The DNA cassettes, which are incorporated into the peptide beads, consist of the mouse IFNyRI -COMP expression module (nucleic acid SEQ ID NO:17 coding for amino acid SEQ ID NO: 18) or the human IFNyRI -COMP expression module (nucleic acid SEQ ID NO:19 coding for amino acid SEQ ID NO:20), comprising the extracellular part of mouse IFNyRI (SEQ ID NO:9 (nucleic acid) coding for SEQ ID NO:10 (amino acid)) or of human IFNyRI (SEQ ID NO:1 1 (nucleic acid) coding for SEQ ID NO:12 (amino acid)), respectively, fused to an oligomerisation domain, i.e. the COMP element (SEQ ID NO:21 (nucleic acid) coding for SEQ ID NO:22 (amino acid)) and tagged with Human influenza haemagglutin (HA) tag, under the control of either the ubiquitously expressed chimeric CMV-chicken β-actin promoter (SEQ ID NO:16) or the glial-specific GfaABC1 -D promoter (SEQ ID NO:14). A COMP element-expressing or a reporter EGFP-expressing cassette are used as control expression modules. The COMP element includes a linker peptide (PQPQPKPQPKPEPE of SEQ ID NO:23), the pentamerisation domain of the cartilage oligomeric matrix protein (COMP) (Rattus norvegicus, Genbank accession number NP_036966) and Hemagglutinin sequence (HA tag sequence) at the C-terminal part (YPYDVPDYA of SEQ ID NO:24). It promotes the pentamerisation of the IFNyRI fragment, which dramatically increases its affinity to IFNy and makes it thus efficiently compete with IFNy receptors.

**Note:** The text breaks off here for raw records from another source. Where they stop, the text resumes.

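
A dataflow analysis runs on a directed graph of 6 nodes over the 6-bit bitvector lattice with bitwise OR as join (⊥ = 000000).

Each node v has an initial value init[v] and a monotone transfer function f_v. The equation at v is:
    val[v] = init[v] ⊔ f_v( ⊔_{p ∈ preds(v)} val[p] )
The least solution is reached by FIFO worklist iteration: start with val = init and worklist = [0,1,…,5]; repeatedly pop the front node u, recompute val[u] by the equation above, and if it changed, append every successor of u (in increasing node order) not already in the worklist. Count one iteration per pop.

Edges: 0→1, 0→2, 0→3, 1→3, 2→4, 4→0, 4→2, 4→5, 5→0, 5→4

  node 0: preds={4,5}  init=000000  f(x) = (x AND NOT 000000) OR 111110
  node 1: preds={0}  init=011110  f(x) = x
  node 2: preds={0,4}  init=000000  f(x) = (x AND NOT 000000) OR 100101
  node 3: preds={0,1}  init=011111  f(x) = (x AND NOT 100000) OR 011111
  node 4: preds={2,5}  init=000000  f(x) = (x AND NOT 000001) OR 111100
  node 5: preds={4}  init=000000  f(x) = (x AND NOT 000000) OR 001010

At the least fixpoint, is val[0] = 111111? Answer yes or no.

no

Worklist (9 pops):
  #1 pop 0: in=000000 → 111110 (was 000000); enqueue []
  #2 pop 1: in=111110 → 111110 (was 011110); enqueue []
  #3 pop 2: in=111110 → 111111 (was 000000); enqueue []
  #4 pop 3: in=111110 → 011111 (no change)
  #5 pop 4: in=111111 → 111110 (was 000000); enqueue [0,2]
  #6 pop 5: in=111110 → 111110 (was 000000); enqueue [4]
  #7 pop 0: in=111110 → 111110 (no change)
  #8 pop 2: in=111110 → 111111 (no change)
  #9 pop 4: in=111111 → 111110 (no change)

Fixpoint:
  val[0] = 111110
  val[1] = 111110
  val[2] = 111111
  val[3] = 011111
  val[4] = 111110
  val[5] = 111110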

The efficacy of payload incorporation is measured after dissolving the loaded peptide beads in appropriate solvent by UV spectroscopy or fluorescence, in case of fluorescently labeled payload. The experimental design comprises intra-cerebroventricular and intra-cisternal (for ALS models), intra-nigral and intra-striatal (for PD models), intra-thecal (for MS models), and intra-venous (for all models) delivery of low, medium, and high doses of peptide beads, injected before, at, and after the time of disease onset. The route of delivery and the efficacy of IFNyRI -COMP and of the control expression modules to be efficiently delivered and secreted are evaluated by immunohistochemical and biochemical analyses in brain and spinal cord using appropriate markers. Distribution in the central nervous system and peripheral expression in blood, liver, heart, spleen, kidneys, lungs, and muscles is examined by anti-HA or anti-EGFP immunostaining. The neuroprotective effects are assessed by studying the course of the disease, using the following parameters: survival, behavioural tests (e.g. swimming tank test, rotarod test, electromyography, tests for spontaneous and drug-induced motor asymmetries, animal weight measurement), and histopathological tests (e.g. impact on neuronal survival using specific neuronal and innervation markers, neuronal abnormality studies, impact on inflammatory reactions using astroglial/microglial activation markers, demyelination quantification, markers for infiltrating lymphocytes).

These experiments provide a demonstration of the therapeutic impact of the long-term IFNy blocking in the central nervous system on animal survival, neuronal degeneration and function.